Quote Originally Posted by Bruce Allen View Post
...work with HDTV standard - eg no log space, limited dynamic range (what people do - which is really bad because you clip stuff)
Note that there's "HDTV" and there's "modified HDTV." I've done plenty of shows (as has Mike Most) where we actually had a sort of "pseudo-log" 10-bit image captured in 1080 HD, which was then brought down and color-corrected for Rec709 colorspace, essentially a custom LUT. The Martin Scorcese concert documentary Shine a Light was done this way to HDCam-SR, I think over 300 hours of footage. It made it all the way to film out, DCPs, even Imax, and no one cared or noticed.

So it can be done. I do agree with your other points, that R3D isn't always the best solution, especially for a film with massive changes, or a TV series on a very tight schedule.

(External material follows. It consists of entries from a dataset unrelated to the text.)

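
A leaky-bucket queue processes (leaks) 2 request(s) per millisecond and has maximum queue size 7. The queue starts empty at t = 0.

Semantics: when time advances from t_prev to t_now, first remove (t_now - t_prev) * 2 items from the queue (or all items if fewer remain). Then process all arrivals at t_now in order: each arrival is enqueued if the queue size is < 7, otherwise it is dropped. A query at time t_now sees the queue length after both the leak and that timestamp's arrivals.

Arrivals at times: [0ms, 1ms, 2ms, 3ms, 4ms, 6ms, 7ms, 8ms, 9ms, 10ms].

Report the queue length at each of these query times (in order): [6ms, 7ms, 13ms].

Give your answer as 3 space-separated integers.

Queue lengths at query times:
  query t=6ms: backlog = 1
  query t=7ms: backlog = 1
  query t=13ms: backlog = 0

Answer: 1 1 0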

I'd like to know how Light Iron is handling Criminal Minds. That's a tough show that pushes the envelope in terms of exposure, plus they shoot a lot of footage. I think R3D can work under certain conditions, but again -- comparing it to old school film log -- there was zero industry standards in terms of what a one-light film scan was. ILM, Technicolor, eFilm, Company 3, Imageworks, Digital Domain... nobody used the same standard. The same piece of film sent to all six places will be different. The same Red footage debayered by different people using different software will look different.

As long as the essential pieces of the image are there, any good colorist can still make reasonable pictures, even great pictures. It's for this reason that the most important advice I always give to my clients is, "test the workflow first" just to make sure the system you have in place will function. I think there's about ten different log settings that will pretty much work, but my preference is for something that's essentially balanced and not biased towards one color channel, and nothing's blown-out.

ACES is a great system for the future, and I think it goes a long way towards solving the problems posed by the original CDL (color decision list) from almost 10 years ago. It's not quite there yet. The other problem is the number of different formats thrown into productions; now that we have the Canon C300 to deal with (followed soon by the C500), there will be undoubtedly be new wrinkles of log-format files -- some indiscriminatly mixed with Red files. It's not unusual to deal with Rec709 footage, log footage, crushed footage, and blown-out footage, all within the same project, sometimes even within the same scene. From where I sit, the problem is getting worse, not better.